If you’ve been following the crop of links I’ve selected this week, it’s clear that it has been a big week for Google. From Mat Honan’s mockery to Nick Bilton’s privacy, and from video codecs to my disdain for Google+’s redesign, it might appear that I’ve been crafting a narrative of displeasure with Google over the past few days.
That hasn’t been my intent at all, however. What this week has illustrated is that Google is in an awkward place as a company. Their internal culture, their external perception, their realized products, and their conceptual ideas are all floating in a soup which has been brought to the front burner owing to this week’s I/O conference.
In the middle of the keynote of a geological time scale, Dustin Curtis tweeted:
Before last year, everything Google made was uninspired crap. Now it is carefully executed, designed well, and part of a massive vision.
I think it’s hinting at a massive vision, but I think what’s being realized throught the articles I’ve linked to this week is a clear sense of the blind spots in that vision. Google’s no longer the benevolent college search engine project. The company has the most popular search engine, smartphone operating system, and web advertising platforms, plus a massive quantity of other products of varying popularity.
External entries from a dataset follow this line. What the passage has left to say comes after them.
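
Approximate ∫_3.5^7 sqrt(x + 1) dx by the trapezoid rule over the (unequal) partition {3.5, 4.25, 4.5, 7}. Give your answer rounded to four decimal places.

Subinterval widths: 0.75, 0.25, 2.5.
f(3.5) ≈ 2.1213, f(4.25) ≈ 2.2913, f(4.5) ≈ 2.3452, f(7) ≈ 2.8284.
On each subinterval the trapezoid contributes (Δx_i/2)·[f(x_{i-1}) + f(x_i)].
Sum ≈ 8.7013.

8.7013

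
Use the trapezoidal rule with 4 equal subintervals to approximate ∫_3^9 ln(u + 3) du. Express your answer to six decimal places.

Δu = (9 − 3)/4 = 1.5.
f(3) ≈ 1.791759, f(4.5) ≈ 2.014903, f(6) ≈ 2.197225, f(7.5) ≈ 2.351375, f(9) ≈ 2.484907.
T_4 = (Δu/2)·[f(u_0) + 2f(u_1) + 2f(u_2) + 2f(u_3) + f(u_4)].
Sum ≈ 13.052754.

13.052754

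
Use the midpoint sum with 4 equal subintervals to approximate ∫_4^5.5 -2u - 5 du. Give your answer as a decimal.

-21.75

Δu = (5.5 − 4)/4 = 0.375.
Midpoints: 4.1875, 4.5625, 4.9375, 5.3125.
f(4.1875) = -13.375, f(4.5625) = -14.125, f(4.9375) = -14.875, f(5.3125) = -15.625.
Sum = Δu · [f(4.1875) + f(4.5625) + f(4.9375) + f(5.3125)].
Sum = -21.75.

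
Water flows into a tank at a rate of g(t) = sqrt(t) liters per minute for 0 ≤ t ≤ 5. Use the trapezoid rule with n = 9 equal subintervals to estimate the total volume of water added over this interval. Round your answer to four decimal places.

7.3732

Δt = (5 − 0)/9 = 5/9.
g(0) ≈ 0.0000, g(5/9) ≈ 0.7454, g(10/9) ≈ 1.0541, g(5/3) ≈ 1.2910, g(20/9) ≈ 1.4907, g(25/9) ≈ 1.6667, g(10/3) ≈ 1.8257, g(35/9) ≈ 1.9720, g(40/9) ≈ 2.1082, g(5) ≈ 2.2361.
T_9 = (Δt/2)·[g(t_0) + 2g(t_1) + ... + 2g(t_{8}) + g(t_9)].
Sum ≈ 7.3732.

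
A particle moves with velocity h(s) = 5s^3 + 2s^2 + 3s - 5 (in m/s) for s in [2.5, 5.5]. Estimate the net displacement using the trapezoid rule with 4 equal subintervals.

Δs = (5.5 − 2.5)/4 = 0.75.
h(2.5) = 93.125, h(3.25) = 197.515625, h(4) = 359, h(4.75) = 590.234375, h(5.5) = 903.875.
T_4 = (Δs/2)·[h(s_0) + 2h(s_1) + 2h(s_2) + 2h(s_3) + h(s_4)].
Sum = 1233.9375.

1233.9375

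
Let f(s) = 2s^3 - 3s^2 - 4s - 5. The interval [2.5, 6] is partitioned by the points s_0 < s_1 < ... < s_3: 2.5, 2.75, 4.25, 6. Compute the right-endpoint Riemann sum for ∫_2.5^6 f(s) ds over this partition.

632.9921875

Subinterval widths: 0.25, 1.5, 1.75.
Right endpoints: 2.75, 4.25, 6.
f(2.75) = 2.90625, f(4.25) = 77.34375, f(6) = 295.
Sum = Σ Δs_i · f(s_i).
Sum = 632.9921875.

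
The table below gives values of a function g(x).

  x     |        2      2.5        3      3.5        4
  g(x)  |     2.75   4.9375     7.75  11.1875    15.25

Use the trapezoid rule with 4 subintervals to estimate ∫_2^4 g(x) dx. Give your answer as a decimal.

Δx = 0.5.
T_4 = (0.5/2)·[2.75 + 2·4.9375 + 2·7.75 + 2·11.1875 + 15.25] = 16.4375.

16.4375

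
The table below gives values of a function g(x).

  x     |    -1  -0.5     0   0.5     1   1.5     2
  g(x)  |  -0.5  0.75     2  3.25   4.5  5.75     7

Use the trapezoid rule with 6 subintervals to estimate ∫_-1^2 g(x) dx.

Δx = 0.5.
T_6 = (0.5/2)·[(-0.5) + 2·0.75 + 2·2 + 2·3.25 + 2·4.5 + 2·5.75 + 7] = 9.75.

9.75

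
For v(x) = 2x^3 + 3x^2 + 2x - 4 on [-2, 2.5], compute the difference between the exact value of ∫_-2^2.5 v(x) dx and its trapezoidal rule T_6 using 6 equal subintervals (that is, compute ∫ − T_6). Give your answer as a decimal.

Exact integral: ∫_-2^2.5 v(x) dx = 19.40625.
T_6 = 21.3046875.
Error = 19.40625 − 21.3046875 = -1.8984375.

-1.8984375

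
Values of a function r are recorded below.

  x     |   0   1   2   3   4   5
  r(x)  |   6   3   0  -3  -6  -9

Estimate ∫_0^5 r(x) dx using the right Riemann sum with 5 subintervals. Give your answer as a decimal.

Δx = 1.
Sum = 1·[3 + 0 + (-3) + (-6) + (-9)] = -15.

-15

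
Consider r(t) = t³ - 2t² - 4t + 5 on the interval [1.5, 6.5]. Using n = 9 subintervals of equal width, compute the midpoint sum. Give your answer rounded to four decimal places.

Δt = (6.5 − 1.5)/9 = 5/9.
Midpoints: 16/9, 7/3, 26/9, 31/9, 4, 41/9, 46/9, 17/3, 56/9.
r(16/9) = -2051/729, r(7/3) = -68/27, r(26/9) = 629/729, r(31/9) = 6094/729, r(4) = 21, r(41/9) = 29024/729, r(46/9) = 47989/729, r(17/3) = 2702/27, r(56/9) = 104669/729.
Sum = Δt · [r(16/9) + r(7/3) + r(26/9) + ...].
Sum ≈ 207.8807.

207.8807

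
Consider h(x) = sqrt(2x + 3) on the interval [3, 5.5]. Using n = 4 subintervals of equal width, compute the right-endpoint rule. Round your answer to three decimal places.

Δx = (5.5 − 3)/4 = 0.625.
Right endpoints: 3.625, 4.25, 4.875, 5.5.
h(3.625) ≈ 3.202, h(4.25) ≈ 3.391, h(4.875) ≈ 3.571, h(5.5) ≈ 3.742.
Sum = Δx · [h(3.625) + h(4.25) + h(4.875) + h(5.5)].
Sum ≈ 8.691.

8.691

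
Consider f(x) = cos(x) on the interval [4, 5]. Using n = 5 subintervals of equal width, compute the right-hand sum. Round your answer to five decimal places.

Δx = (5 − 4)/5 = 0.2.
Right endpoints: 4.2, 4.4, 4.6, 4.8, 5.
f(4.2) ≈ -0.49026, f(4.4) ≈ -0.30733, f(4.6) ≈ -0.11215, f(4.8) ≈ 0.08750, f(5) ≈ 0.28366.
Sum = Δx · [f(4.2) + f(4.4) + f(4.6) + f(4.8) + f(5)].
Sum ≈ -0.10772.

-0.10772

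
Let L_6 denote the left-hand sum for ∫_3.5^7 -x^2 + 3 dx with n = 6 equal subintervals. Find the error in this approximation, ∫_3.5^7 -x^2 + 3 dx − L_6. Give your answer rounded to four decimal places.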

It’s not a small company any more; Google’s fucking enormous, but I think a great deal of people lack that sense — a perspective that has been cultivated through its spokespersons’ crafted statements which imply a sense of a smaller startup.1
This image is only one component of the cracks showing in these growing pains. What happened this week was due in part to the sheer quantity of updates announced over the course of the keynote presentation, each of which has been (and will continue to be) analyzed and critiqued. Google’s bigger vision is coming into its own, but the company is in an awkward phase of its realization of just how big they are. The commentary that you read this week has reflected that.